Dopo le prime opposizioni dei critici ufficiali degli anni Settanta dell’Ottocento – molto legati alla pittura accademica e alla pittura pedagogica legata alla Storia – l’Impressionismo divenne amatissimo dal pubblico e si diffuse come linguaggio ottico portante che percorse, seppur tra mille contestazioni, il Novecento, diventando il linguaggio preminente dell’Occidente liberal-democratico. Gli impressionisti – e soprattutto quelli legati a Monet e Renoir – cercavano la gioia dell’istante luminoso sia in natura che – nel caso di Renoir – in case di campagna, in cui donne e bambini manifestavano la felicità d’esistere.
L’Impressionismo fu al centro – negli ultimi anni dell’Ottocento e per il Novecento intero – delle critiche demolitive che giungevano da critici, pittori e politici dell’area socialista e marxista. Facile capire il perchè. I pittori impressionisti, a giudizio delle sinistre, dipingevano gioie ottiche per borghesi e aristocratici e rappresentavano il lato bello del mondo, senza descrivere conflitti sociali o lotta di classe. E’ soprattutto la lotta di classe ad ossessionare i marxisti e, poi, i socialdemocratici a noi contemporanei.

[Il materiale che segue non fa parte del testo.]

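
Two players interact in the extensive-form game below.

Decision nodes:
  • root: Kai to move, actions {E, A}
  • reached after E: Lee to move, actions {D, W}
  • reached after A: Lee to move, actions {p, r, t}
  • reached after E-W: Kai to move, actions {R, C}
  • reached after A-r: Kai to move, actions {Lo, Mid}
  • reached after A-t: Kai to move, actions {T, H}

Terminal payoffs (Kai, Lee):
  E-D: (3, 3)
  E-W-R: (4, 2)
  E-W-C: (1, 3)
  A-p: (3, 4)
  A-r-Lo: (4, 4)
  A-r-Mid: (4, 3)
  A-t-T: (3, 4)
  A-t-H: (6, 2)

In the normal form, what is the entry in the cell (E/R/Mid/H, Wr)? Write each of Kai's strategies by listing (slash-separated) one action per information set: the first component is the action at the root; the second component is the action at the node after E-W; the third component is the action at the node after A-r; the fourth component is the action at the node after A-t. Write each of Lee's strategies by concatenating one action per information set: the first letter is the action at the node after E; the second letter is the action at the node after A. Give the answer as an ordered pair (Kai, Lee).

Trace the play path from the root:
  Kai plays E
  Lee plays W at [E]
  Kai plays R at [E-W]
→ terminal payoff (4, 2).
(Kai's choice at the node after A-r is never reached on this path, so it doesn't affect the outcome.)

(4, 2)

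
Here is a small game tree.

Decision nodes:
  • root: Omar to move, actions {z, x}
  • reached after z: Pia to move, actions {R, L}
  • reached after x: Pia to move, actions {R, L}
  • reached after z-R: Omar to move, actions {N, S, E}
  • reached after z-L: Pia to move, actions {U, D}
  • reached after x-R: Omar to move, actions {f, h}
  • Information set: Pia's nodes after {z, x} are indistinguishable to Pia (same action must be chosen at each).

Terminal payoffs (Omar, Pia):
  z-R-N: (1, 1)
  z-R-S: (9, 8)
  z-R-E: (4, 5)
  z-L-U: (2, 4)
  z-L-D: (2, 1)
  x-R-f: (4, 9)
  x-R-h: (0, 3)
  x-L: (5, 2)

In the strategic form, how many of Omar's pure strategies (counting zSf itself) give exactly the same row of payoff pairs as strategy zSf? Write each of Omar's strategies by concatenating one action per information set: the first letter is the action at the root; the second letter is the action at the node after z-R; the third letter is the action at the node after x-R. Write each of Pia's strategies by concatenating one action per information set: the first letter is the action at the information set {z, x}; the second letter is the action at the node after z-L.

2

Row for zSf (columns RU, RD, LU, LD): (9,8) (9,8) (2,4) (2,1).
Under zSf, Omar's choice at the node after x-R can never be reached regardless of what Pia does, so varying those choices leaves every outcome unchanged.
Holding the reachable choices fixed and varying the unreachable one freely already gives 2 equivalent strategies.
No other strategy reproduces this row, so those 2 are the full class: zSf, zSh.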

Tutta l’arte deve – a loro giudizio – essere pedagogica, contenere una morale, essere impegnata socialmente e portare al compimento della loro utopia: la dittatura del proletariato, che è, in realtà, la dittatura di filosofi e pedagoghi d’area marxista, sul mondo. L’arte marxista e socialdemocratica – anche oggi – deve essere al servizio del politicamente corretto. Deve essere provocatoria – o fingere di esserlo -, infastidire i borghesi – ma quali? – funzionale e funzionalista, cioè utile all’industria globalista, in quanto essa compie ricerche su forme e design che possono essere riprese e utilizzate, senza spese di ricerca, nell’ambito produttivo. Non deve essere necessariamente bella, ma essere – sempre – pedagogica. Quindi deve occuparsi di ecologia, dei diritti dei neri, dei diritti degli immigrati, di femminismo, femminicidio eccetera -. Non che questi diritti non siano fondamentali. Lo sono. Ma non devono essere oggetto ossessivo dell’arte moralista, che nega ogni altra forma di espressione.
La critica marxista risparmiò alcuni impressionisti o loro “compagni di strada” che parlavano – anche – di povertà o di prostituzione, considerata frutto del mercimonio borghese. I marxisti e loro epigoni socialdemocratici tendono a salvare, in quegli anni e in quella temperie- Degas o il poco impressionista Toulouse-Lautrec.
E’ interessante notare quanto anche i nazisti o fascisti – le cui radici traggono linfa da un analogo humus marxista – non amassero l’impressionismo. Ed è per questa somma di ragioni – che dipartono, in un modo o nell’altro, dalla figura di Marx e dalle sue idiosincrasie proiettate nel futuro – che l’impressionismo rimane – anche oggi, pur essendo amatissimo – un desiderio ottico proibito e, pertanto, inconfessabile.